By: James V. Kohl | Published on: February 12, 2013

Do Mice Make Bad Models? A study suggests that some mouse models do not accurately mimic human molecular mechanisms of inflammatory response, but other mouse strains may fare better. By Dan Cossins | February 11, 2013
Excerpt: “There needs to be a higher degree to which a model reproduces human disease in terms of molecular mechanisms, rather than just phenotype.”
My comment: Re: “There needs to be a higher degree to which a model reproduces human disease in terms of molecular mechanisms, rather than just phenotype.”

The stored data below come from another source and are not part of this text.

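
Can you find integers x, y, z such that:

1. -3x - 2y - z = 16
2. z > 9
Yes

Take x = -10, y = 2, z = 10. Substituting into each constraint:
  (1) -3(-10) - 2(2) + (-10) = 16 ✓
  (2) 10 > 9 ✓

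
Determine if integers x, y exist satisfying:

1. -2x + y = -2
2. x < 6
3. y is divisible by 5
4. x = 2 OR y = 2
No

A contradictory subset is {-2x + y = -2, y is divisible by 5, x = 2 OR y = 2}. No integer assignment can satisfy these jointly:

  - -2x + y = -2: is a linear equation tying the variables together
  - y is divisible by 5: restricts y to multiples of 5
  - x = 2 OR y = 2: forces a choice: either x = 2 or y = 2

Split on the disjunction (x = 2 OR y = 2):
  • If x = 2: with x = 2, writing y = 5y', every remaining term of the linear equation is divisible by 5, so the left side is ≡ 0 (mod 5); but the right side 2 ≡ 2 (mod 5). No integers can satisfy it.
  • If y = 2: this contradicts the divisibility constraint — 2 is not a multiple of 5.
Both branches are infeasible, so the system has no integer solution.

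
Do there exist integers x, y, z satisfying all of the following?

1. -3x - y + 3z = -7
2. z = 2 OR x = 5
Yes

Take x = 0, y = 13, z = 2. Substituting into each constraint:
  (1) -3(0) + (-13) + 3(2) = -7 ✓
  (2) z = 2, target 2 ✓ (first branch holds)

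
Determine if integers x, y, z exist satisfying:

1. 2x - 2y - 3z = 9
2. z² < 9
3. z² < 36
Yes

Take x = 6, y = 0, z = 1. Substituting into each constraint:
  (1) 2(6) - 2(0) - 3(1) = 9 ✓
  (2) z² = (1)² = 1, and 1 < 9 ✓
  (3) z² = (1)² = 1, and 1 < 36 ✓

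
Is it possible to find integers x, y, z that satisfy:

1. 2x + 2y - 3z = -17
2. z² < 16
Yes

Take x = 0, y = -10, z = -1. Substituting into each constraint:
  (1) 2(0) + 2(-10) - 3(-1) = -17 ✓
  (2) z² = (-1)² = 1, and 1 < 16 ✓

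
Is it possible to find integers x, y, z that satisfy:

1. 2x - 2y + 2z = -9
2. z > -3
No

Even the single constraint (2x - 2y + 2z = -9) is infeasible over the integers.

  - 2x - 2y + 2z = -9: every term on the left is divisible by 2, so the LHS ≡ 0 (mod 2), but the RHS -9 is not — no integer solution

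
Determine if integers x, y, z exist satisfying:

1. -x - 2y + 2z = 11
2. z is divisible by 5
Yes

Take x = -11, y = 0, z = 0. Substituting into each constraint:
  (1) 11 - 2(0) + 2(0) = 11 ✓
  (2) 0 = 5 × 0, remainder 0 ✓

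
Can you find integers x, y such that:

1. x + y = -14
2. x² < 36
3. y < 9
Yes

Take x = 0, y = -14. Substituting into each constraint:
  (1) 0 + (-14) = -14 ✓
  (2) x² = (0)² = 0, and 0 < 36 ✓
  (3) -14 < 9 ✓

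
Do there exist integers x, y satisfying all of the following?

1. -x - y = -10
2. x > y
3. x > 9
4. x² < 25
No

A contradictory subset is {x > 9, x² < 25}. No integer assignment can satisfy these jointly:

  - x > 9: bounds one variable relative to a constant
  - x² < 25: restricts x to |x| ≤ 4

Direct contradiction: the bounds on x require x ≥ 10 and x ≤ 4 simultaneously, which is empty.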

First, I will reiterate: The molecular mechanisms of adaptive evolution and disease are the same despite phenotype. They are nutrient-dependent and pheromone-controlled in species from microbes to man. This is best exemplified in the honeybee model organism — an animal model readily extended to mammals. For example, the immune system and olfactory system of invertebrates (e.g., the honeybee) and mammals distinguish genetically predisposed self from non-self differences. The differences enable natural selection for the most beneficial non-self nutrients and social selection that precedes sexual selection for genetic diversity.
In stark contrast to these biological facts (above), there is a theory that mutations somehow cause evolution. That theory places the epigenetic effects of nutrient stress and social stress on the microRNA / messenger RNA balance and alternative splicings outside the context of what is now known about the molecular mechanisms involved in health and disease accross an evolutionary continuum.

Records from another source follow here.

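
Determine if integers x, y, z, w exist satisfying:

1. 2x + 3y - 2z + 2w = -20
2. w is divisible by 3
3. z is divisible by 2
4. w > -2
Yes

Take x = -10, y = 0, z = 0, w = 0. Substituting into each constraint:
  (1) 2(-10) + 3(0) - 2(0) + 2(0) = -20 ✓
  (2) 0 = 3 × 0, remainder 0 ✓
  (3) 0 = 2 × 0, remainder 0 ✓
  (4) 0 > -2 ✓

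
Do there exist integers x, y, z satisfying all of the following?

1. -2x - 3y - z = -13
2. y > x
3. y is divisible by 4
Yes

Take x = -1, y = 0, z = 15. Substituting into each constraint:
  (1) -2(-1) - 3(0) + (-15) = -13 ✓
  (2) 0 > -1 ✓
  (3) 0 = 4 × 0, remainder 0 ✓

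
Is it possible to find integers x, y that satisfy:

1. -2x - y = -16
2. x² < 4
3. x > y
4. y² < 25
No

A contradictory subset is {-2x - y = -16, x² < 4, x > y}. No integer assignment can satisfy these jointly:

  - -2x - y = -16: is a linear equation tying the variables together
  - x² < 4: restricts x to |x| ≤ 1
  - x > y: bounds one variable relative to another variable

Propagating the comparison: y < x and x ≤ 1 give y ≤ 0. Range argument: with x ∈ [-1, 1], y ∈ [−∞, 0], the left side of the equation is at least -2, but the right side is -16 < -2. No integer solution exists.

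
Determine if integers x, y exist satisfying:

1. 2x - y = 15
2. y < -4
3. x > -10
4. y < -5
Yes

Take x = 0, y = -15. Substituting into each constraint:
  (1) 2(0) + 15 = 15 ✓
  (2) -15 < -4 ✓
  (3) 0 > -10 ✓
  (4) -15 < -5 ✓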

It is long past time that students are taught the biological facts about animal models and adaptive evolution. The tweaking of immense gene networks in superorganisms —  like the honeybee — that solve problems through the exchange and the selective cancellation and modification of signals is caused by the epigenetic effects of nutrients and pheromones on genetically predisposed ecological, social, neurogenic, and socio-cognitive niche construction that link gene expression to behavior and back.
Clearly, an environmental drive evolved from nutrient uptake in unicellular organisms like yeasts to nutrient intake and socialization in insects via the same molecular mechanisms that link food odors and pheromones to changes in hormone-organized and hormone-activated changes in mammalian behavior, including hormone-driven changes in human behavior. This clarity of my model of adaptive evolution is obviously consistent with what’s known about molecular biology when viewed in the context of olfaction and odor receptors, which provide a clear evolutionary trail that can be followed from unicellular organisms to insects to humans.

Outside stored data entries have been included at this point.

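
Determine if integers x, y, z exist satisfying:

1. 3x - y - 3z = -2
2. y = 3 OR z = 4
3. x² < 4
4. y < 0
Yes

Take x = 0, y = -10, z = 4. Substituting into each constraint:
  (1) 3(0) + 10 - 3(4) = -2 ✓
  (2) z = 4, target 4 ✓ (second branch holds)
  (3) x² = (0)² = 0, and 0 < 4 ✓
  (4) -10 < 0 ✓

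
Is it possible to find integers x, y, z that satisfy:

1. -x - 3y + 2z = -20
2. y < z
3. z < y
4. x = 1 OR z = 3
No

A contradictory subset is {y < z, z < y}. No integer assignment can satisfy these jointly:

  - y < z: bounds one variable relative to another variable
  - z < y: bounds one variable relative to another variable

Direct contradiction: z > y and y > z cannot both hold.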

Lack of clarity and inconsistent results from different model organisms, including mouse models that have been “created” in the lab, attests to missing information about the basic principles of biology and levels of biological organization that enable nutrient-dependent pheromone-controlled adaptive evolution. In some cases, a theory of mutation-caused evolution has been substituted, which appears to make some people think that their derived theories can be compared to a model of nutrient-dependent pheromone controlled adaptive evolution. Their comparisons end when their theory-derived mouse models fail to reproduce human disease in terms of molecular mechanisms of nutrient-dependent epigenesis and pheromone-controlled epistasis.